To put this in contemporary terms, the Liturgy has been increasingly since the late 1960s—and very much since the 1990s in USA Anglicanism and elsewhere—invaded by the Individual (that is by and through Expressive Individualism) and what is often left, after this invasion, is not the LITURGY as such, but a modern form of “worship service” in which are traces of the LITURGY present via some of the ancient, familiar fixed parts (and modern liturgists now dare to call these left-overs “common prayer”!).

Expressive Individualism involves a person feeling and acting as she/he were the center of the universe, looking for self-worth, satisfaction, fulfillment and happiness outside the self, through the expression of inner desires, convictions, orientations and wants in the outer world. So personal feeling, opinion, expression, satisfaction, relevance and the like are what is looked for in daily living. (This does not in most cases lead to excessively selfish people for much kindness is felt for others most of the time.)

When such people meet (and that means most of us!) the common way to be the church in the post-1960s world is as a “community” (not as an “entity” or “organism”) where the whole is built up of the individual persons, feeling consenting and expecting to be affirmed more or less in their expression of their unique individualism. Obviously any agenda from the Bible or elsewhere arising in these circumstances is going to reflect where the members are in their expressive individualism (and obviously they are going to be at different points of expressiveness due to their belonging to different age-groups, family backgrounds, educations, moral training and so on – thus a mixed or contested agenda as we see in The Episcopal Church today).

But back to LITURGY. I submit that it cannot be doubted that since the late 1960s the new replacement Liturgy within western Anglican Churches has absorbed all kinds of additions and lost various critical previous parts and themes. These mostly, but not always , have been in the service of expressive individualism, taken for granted, it appears, at least in weak form, by the liturgists for they belong to it.

Into the “Eucharist,” as it is usually called now, has entered the dominant idea of “celebration” usually meaning the bringing of choruses, songs, loud music, testimonies, drama, stories and the like into what is now known as the generic “worship service”, and at the same time, the dumbing down of some of the great themes and doctrines of the centuries—penitence, repentance, confession of sin as the praise of God, the fear of the Lord, the chastisement of the Lord, and great mercy of God to miserable, undeserving sinners, the absolute centrality of the Atonement of Calvary and so on.

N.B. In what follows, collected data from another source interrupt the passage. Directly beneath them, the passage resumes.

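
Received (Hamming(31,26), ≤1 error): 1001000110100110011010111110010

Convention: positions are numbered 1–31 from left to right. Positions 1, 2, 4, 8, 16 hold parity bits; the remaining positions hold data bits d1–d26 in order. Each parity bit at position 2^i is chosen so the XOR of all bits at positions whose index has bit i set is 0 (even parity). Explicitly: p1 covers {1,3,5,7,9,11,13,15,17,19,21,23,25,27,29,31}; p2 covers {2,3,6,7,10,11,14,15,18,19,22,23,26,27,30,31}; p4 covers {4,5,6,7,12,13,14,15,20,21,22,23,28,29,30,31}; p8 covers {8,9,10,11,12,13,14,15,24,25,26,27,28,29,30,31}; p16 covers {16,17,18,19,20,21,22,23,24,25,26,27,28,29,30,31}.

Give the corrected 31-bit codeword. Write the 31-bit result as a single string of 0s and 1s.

s1 (pos 1,3,5,7,9,11,13,15,17,19,21,23,25,27,29,31): 1⊕0⊕0⊕0⊕1⊕1⊕0⊕1⊕0⊕1⊕1⊕1⊕1⊕1⊕0⊕0 = 1
s2 (pos 2,3,6,7,10,11,14,15,18,19,22,23,26,27,30,31): 0⊕0⊕0⊕0⊕0⊕1⊕1⊕1⊕1⊕1⊕0⊕1⊕1⊕1⊕1⊕0 = 1
s4 (pos 4,5,6,7,12,13,14,15,20,21,22,23,28,29,30,31): 1⊕0⊕0⊕0⊕0⊕0⊕1⊕1⊕0⊕1⊕0⊕1⊕0⊕0⊕1⊕0 = 0
s8 (pos 8,9,10,11,12,13,14,15,24,25,26,27,28,29,30,31): 1⊕1⊕0⊕1⊕0⊕0⊕1⊕1⊕1⊕1⊕1⊕1⊕0⊕0⊕1⊕0 = 0
s16 (pos 16,17,18,19,20,21,22,23,24,25,26,27,28,29,30,31): 0⊕0⊕1⊕1⊕0⊕1⊕0⊕1⊕1⊕1⊕1⊕1⊕0⊕0⊕1⊕0 = 1
Syndrome s16…s1 = 10011 → error at position 19.
Flip position 19: 1001000110100110011010111110010 → 1001000110100110010010111110010

1001000110100110010010111110010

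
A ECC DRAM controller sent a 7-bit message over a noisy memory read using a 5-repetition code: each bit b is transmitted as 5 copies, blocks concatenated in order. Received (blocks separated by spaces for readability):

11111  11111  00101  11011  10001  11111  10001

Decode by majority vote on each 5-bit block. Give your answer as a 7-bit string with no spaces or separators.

1101010

Block 1 (11111): 5 ones → 1
Block 2 (11111): 5 ones → 1
Block 3 (00101): 2 ones → 0
Block 4 (11011): 4 ones → 1
Block 5 (10001): 2 ones → 0
Block 6 (11111): 5 ones → 1
Block 7 (10001): 2 ones → 0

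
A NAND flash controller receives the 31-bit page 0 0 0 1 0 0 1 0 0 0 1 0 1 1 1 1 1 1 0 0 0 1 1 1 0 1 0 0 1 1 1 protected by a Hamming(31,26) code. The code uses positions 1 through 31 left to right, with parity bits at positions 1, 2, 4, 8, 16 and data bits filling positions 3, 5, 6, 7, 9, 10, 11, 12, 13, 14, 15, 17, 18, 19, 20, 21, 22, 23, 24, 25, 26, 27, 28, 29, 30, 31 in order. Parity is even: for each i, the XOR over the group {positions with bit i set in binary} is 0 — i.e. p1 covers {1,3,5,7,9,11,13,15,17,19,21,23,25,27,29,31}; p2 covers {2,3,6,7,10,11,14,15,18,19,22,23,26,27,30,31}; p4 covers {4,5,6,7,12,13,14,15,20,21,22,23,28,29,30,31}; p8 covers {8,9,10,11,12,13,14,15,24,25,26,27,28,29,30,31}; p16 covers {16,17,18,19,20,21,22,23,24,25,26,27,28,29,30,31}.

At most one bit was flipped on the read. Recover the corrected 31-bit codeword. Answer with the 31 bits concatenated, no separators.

0001001100101111110001110100111

s1 (pos 1,3,5,7,9,11,13,15,17,19,21,23,25,27,29,31): 0⊕0⊕0⊕1⊕0⊕1⊕1⊕1⊕1⊕0⊕0⊕1⊕0⊕0⊕1⊕1 = 0
s2 (pos 2,3,6,7,10,11,14,15,18,19,22,23,26,27,30,31): 0⊕0⊕0⊕1⊕0⊕1⊕1⊕1⊕1⊕0⊕1⊕1⊕1⊕0⊕1⊕1 = 0
s4 (pos 4,5,6,7,12,13,14,15,20,21,22,23,28,29,30,31): 1⊕0⊕0⊕1⊕0⊕1⊕1⊕1⊕0⊕0⊕1⊕1⊕0⊕1⊕1⊕1 = 0
s8 (pos 8,9,10,11,12,13,14,15,24,25,26,27,28,29,30,31): 0⊕0⊕0⊕1⊕0⊕1⊕1⊕1⊕1⊕0⊕1⊕0⊕0⊕1⊕1⊕1 = 1
s16 (pos 16,17,18,19,20,21,22,23,24,25,26,27,28,29,30,31): 1⊕1⊕1⊕0⊕0⊕0⊕1⊕1⊕1⊕0⊕1⊕0⊕0⊕1⊕1⊕1 = 0
Syndrome s16…s1 = 01000 → error at position 8.
Flip position 8: 0001001000101111110001110100111 → 0001001100101111110001110100111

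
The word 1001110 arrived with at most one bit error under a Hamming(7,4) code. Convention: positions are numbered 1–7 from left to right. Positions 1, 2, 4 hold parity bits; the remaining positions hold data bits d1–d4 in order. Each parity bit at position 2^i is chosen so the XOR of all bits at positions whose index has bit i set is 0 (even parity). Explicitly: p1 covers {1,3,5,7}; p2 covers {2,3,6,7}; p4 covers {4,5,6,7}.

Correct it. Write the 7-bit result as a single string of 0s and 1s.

1001100

s1 (pos 1,3,5,7): 1⊕0⊕1⊕0 = 0
s2 (pos 2,3,6,7): 0⊕0⊕1⊕0 = 1
s4 (pos 4,5,6,7): 1⊕1⊕1⊕0 = 1
Syndrome s4…s1 = 110 → error at position 6.
Flip position 6: 1001110 → 1001100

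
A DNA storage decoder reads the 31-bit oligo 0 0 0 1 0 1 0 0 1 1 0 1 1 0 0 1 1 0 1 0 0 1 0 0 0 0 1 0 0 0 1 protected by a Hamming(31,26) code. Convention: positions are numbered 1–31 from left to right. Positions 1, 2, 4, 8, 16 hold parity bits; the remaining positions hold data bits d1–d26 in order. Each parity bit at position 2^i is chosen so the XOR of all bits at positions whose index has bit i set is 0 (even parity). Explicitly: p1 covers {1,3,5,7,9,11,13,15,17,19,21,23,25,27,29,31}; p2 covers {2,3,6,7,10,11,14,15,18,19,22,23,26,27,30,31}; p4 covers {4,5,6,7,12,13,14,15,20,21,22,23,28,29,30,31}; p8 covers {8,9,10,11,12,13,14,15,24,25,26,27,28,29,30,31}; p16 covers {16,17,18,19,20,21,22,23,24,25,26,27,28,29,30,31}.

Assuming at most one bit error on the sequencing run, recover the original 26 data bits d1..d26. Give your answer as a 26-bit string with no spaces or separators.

00101101100101001000010001

s1 (pos 1,3,5,7,9,11,13,15,17,19,21,23,25,27,29,31): 0⊕0⊕0⊕0⊕1⊕0⊕1⊕0⊕1⊕1⊕0⊕0⊕0⊕1⊕0⊕1 = 0
s2 (pos 2,3,6,7,10,11,14,15,18,19,22,23,26,27,30,31): 0⊕0⊕1⊕0⊕1⊕0⊕0⊕0⊕0⊕1⊕1⊕0⊕0⊕1⊕0⊕1 = 0
s4 (pos 4,5,6,7,12,13,14,15,20,21,22,23,28,29,30,31): 1⊕0⊕1⊕0⊕1⊕1⊕0⊕0⊕0⊕0⊕1⊕0⊕0⊕0⊕0⊕1 = 0
s8 (pos 8,9,10,11,12,13,14,15,24,25,26,27,28,29,30,31): 0⊕1⊕1⊕0⊕1⊕1⊕0⊕0⊕0⊕0⊕0⊕1⊕0⊕0⊕0⊕1 = 0
s16 (pos 16,17,18,19,20,21,22,23,24,25,26,27,28,29,30,31): 1⊕1⊕0⊕1⊕0⊕0⊕1⊕0⊕0⊕0⊕0⊕1⊕0⊕0⊕0⊕1 = 0
Syndrome s16…s1 = 00000 → no error.
Read data bits from positions 3,5,6,7,9,10,11,12,13,14,15,17,18,19,20,21,22,23,24,25,26,27,28,29,30,31: 00101101100101001000010001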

Let us be clear: this is not solely an Anglican reality for it is seen also in the ecumenical partners such as Lutherans and Methodists, and even in some of the modern Roman Catholic masses. Yet not yet as far as I know in Orthodox Churches where the right estimate of the Divine Liturgy is wholly held with care and delight.


The tragedy is that for virtually all types of western Anglicanism the line between the LITURGY as (a) the Prayer of the Entity, the Organism, the Body of Christ (microcosm in the one place) and (b) evangelistic, charismatic, prayer, bible-study, social work services (services for individuals coming together with Christian intent and to serve the Lord) has been shattered. We have lost the sense of the uniqueness of Divine Liturgy, first of the Holy Communion, and second, of classic Morning and Evening Prayer as public worship with fixed texts.

It is as though the long experience and great teaching and devotion of the Reformed Catholic Tradition of the Anglican Way from the 1550s through the 1960s has been thrown to the wind because of the turn to the inner self, and to a new form of individualism, which was given such new power by the revolution that we call the 1960s.

It is most difficult now in 2008 to know where to find the Anglican Way in the West, for even where the classic services are used they are so often conducted and attended by people who live within expressive individualism and do not realize the very vast difference between the restrained individualism with strong relational content, assumed within the classic texts, and that individualism that reigns virtually supreme today!